Una campagna di scavi archeologici è iniziata  nel comune di Castrocielo in prossimità della via Latina e del teatro romano da parte di  ricercatori dell’Università del Salento nell’ambito delle attività scientifiche e culturali sviluppate da alcuni anni fra le due istituzioni con il ”Progetto Ager Aquinas”.  L’obiettivo  è  la conoscenza degli insediamenti antichi e delle presenze archeologiche nel territorio attraverso lo scavo, l’analisi, la documentazione, il posizionamento su basi cartografiche adeguate, di tutte le evidenze archeologiche mobili ed immobili ( dall’età preistorica a quella medievale) già note o individuate sul terreno.
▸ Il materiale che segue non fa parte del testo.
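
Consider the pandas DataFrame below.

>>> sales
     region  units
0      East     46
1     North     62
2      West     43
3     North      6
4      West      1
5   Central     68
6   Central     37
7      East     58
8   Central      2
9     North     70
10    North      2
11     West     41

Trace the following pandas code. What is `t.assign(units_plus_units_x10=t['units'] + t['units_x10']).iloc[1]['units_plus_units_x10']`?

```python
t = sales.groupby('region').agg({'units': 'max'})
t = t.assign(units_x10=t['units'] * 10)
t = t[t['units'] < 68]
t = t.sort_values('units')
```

group by region, max of units:
         units
region        
Central     68
East        58
North       70
West        43
add column units_x10 = t['units'] * 10:
         units  units_x10
region                   
Central     68        680
East        58        580
North       70        700
West        43        430
filter rows where units < 68:
        units  units_x10
region                  
East       58        580
West       43        430
sort by units:
        units  units_x10
region                  
West       43        430
East       58        580
add column units_plus_units_x10 = t['units'] + t['units_x10']:
        units  units_x10  units_plus_units_x10
region                                        
West       43        430                   473
East       58        580                   638

638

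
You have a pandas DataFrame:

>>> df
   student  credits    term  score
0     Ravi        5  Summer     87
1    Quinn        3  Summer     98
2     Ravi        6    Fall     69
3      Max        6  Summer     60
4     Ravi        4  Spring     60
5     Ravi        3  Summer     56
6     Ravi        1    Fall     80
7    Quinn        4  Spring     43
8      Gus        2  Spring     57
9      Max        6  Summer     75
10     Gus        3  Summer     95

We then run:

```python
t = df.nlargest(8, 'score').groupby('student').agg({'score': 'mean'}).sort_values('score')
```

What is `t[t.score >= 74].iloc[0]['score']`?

74.0

take 8 rows with largest score:
   student  credits    term  score
1    Quinn        3  Summer     98
10     Gus        3  Summer     95
0     Ravi        5  Summer     87
6     Ravi        1    Fall     80
9      Max        6  Summer     75
2     Ravi        6    Fall     69
3      Max        6  Summer     60
4     Ravi        4  Spring     60
group by student, mean of score:
         score
student       
Gus       95.0
Max       67.5
Quinn     98.0
Ravi      74.0
sort by score:
         score
student       
Max       67.5
Ravi      74.0
Gus       95.0
Quinn     98.0
filter rows where score >= 74:
         score
student       
Ravi      74.0
Gus       95.0
Quinn     98.0
So iloc[0]['score'] = 74.0.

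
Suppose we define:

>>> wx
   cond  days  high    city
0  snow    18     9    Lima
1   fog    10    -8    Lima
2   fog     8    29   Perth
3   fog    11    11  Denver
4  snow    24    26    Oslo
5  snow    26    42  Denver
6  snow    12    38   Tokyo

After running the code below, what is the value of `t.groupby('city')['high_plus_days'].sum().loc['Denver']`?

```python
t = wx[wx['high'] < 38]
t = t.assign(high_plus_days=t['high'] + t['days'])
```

22

filter rows where high < 38:
   cond  days  high    city
0  snow    18     9    Lima
1   fog    10    -8    Lima
2   fog     8    29   Perth
3   fog    11    11  Denver
4  snow    24    26    Oslo
add column high_plus_days = t['high'] + t['days']:
   cond  days  high    city  high_plus_days
0  snow    18     9    Lima              27
1   fog    10    -8    Lima               2
2   fog     8    29   Perth              37
3   fog    11    11  Denver              22
4  snow    24    26    Oslo              50
group by city, sum of high_plus_days:
city
Denver    22
Lima      29
Oslo      50
Perth     37
Name: high_plus_days, dtype: int64
Then the value at index 'Denver': 22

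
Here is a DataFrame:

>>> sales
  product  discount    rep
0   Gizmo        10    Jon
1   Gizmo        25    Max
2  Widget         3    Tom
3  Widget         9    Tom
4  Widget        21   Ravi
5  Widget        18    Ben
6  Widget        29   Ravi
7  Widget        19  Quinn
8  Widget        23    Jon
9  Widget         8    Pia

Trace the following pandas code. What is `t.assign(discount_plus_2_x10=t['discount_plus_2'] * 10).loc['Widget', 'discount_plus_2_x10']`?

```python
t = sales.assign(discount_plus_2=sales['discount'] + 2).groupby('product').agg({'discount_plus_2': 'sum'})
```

add column discount_plus_2 = sales['discount'] + 2:
  product  discount    rep  discount_plus_2
0   Gizmo        10    Jon               12
1   Gizmo        25    Max               27
2  Widget         3    Tom                5
3  Widget         9    Tom               11
4  Widget        21   Ravi               23
5  Widget        18    Ben               20
6  Widget        29   Ravi               31
7  Widget        19  Quinn               21
8  Widget        23    Jon               25
9  Widget         8    Pia               10
group by product, sum of discount_plus_2:
         discount_plus_2
product                 
Gizmo                 39
Widget               146
add column discount_plus_2_x10 = t['discount_plus_2'] * 10:
         discount_plus_2  discount_plus_2_x10
product                                      
Gizmo                 39                  390
Widget               146                 1460
value at row 'Widget', column 'discount_plus_2_x10' → 1460

1460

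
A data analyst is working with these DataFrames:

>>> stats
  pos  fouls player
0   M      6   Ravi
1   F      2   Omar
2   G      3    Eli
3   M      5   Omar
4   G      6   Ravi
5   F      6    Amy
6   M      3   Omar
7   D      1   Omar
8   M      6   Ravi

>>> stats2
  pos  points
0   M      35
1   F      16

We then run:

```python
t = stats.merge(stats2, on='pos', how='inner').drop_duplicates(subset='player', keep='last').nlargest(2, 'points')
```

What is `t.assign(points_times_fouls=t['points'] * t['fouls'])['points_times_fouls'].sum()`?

merge on 'pos' (how='inner') → 6 rows:
  pos  fouls player  points
0   M      6   Ravi      35
1   F      2   Omar      16
2   M      5   Omar      35
3   F      6    Amy      16
4   M      3   Omar      35
5   M      6   Ravi      35
drop duplicate player (keep=last):
  pos  fouls player  points
3   F      6    Amy      16
4   M      3   Omar      35
5   M      6   Ravi      35
take 2 rows with largest points:
  pos  fouls player  points
4   M      3   Omar      35
5   M      6   Ravi      35
add column points_times_fouls = t['points'] * t['fouls']:
  pos  fouls player  points  points_times_fouls
4   M      3   Omar      35                 105
5   M      6   Ravi      35                 210
Reading off the sum of column 'points_times_fouls', we get 315.

315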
Tutti i dati raccolti riguardanti il territorio interessato potrebbero essere gestiti dal Comune di Castrocielo all’interno della  sede del cosiddetto “Monacato”, un  edificio storico di proprietà comunale situato sui resti di una imponente villa romana, Villa Eucheria. “La struttura – ha detto il sindaco  Laura Materiale –  potrebbe costituire da foresteria per ospitare i giovani archeologi coinvolti nelle operazioni di scavo ma anche  la sede naturale per poter svolgere tutte quelle attività logistiche di supporto e necessarie per la corretta conduzione dei saggi archeologici.”  Agli scavi vi partecipano anche studenti e studiosi degli atenei di Lecce, Napoli, Roma e Viterbo.  I locali messi a disposizione dal Comune di Castrocielo potrebbero essere la base operativa del gruppo di ricerca, che in questo modo potrà disporre anche di un ambiente ad accesso controllato per l’immagazzinamento dell’attrezzatura tecnica (GPS, stazione totale, livello ottico, fotocamere digitali, notebooks, etc.) e di sicurezza per i materiali archeologici di particolare pregio recuperati. La campagna di scavi  avrà termine il 31 luglio.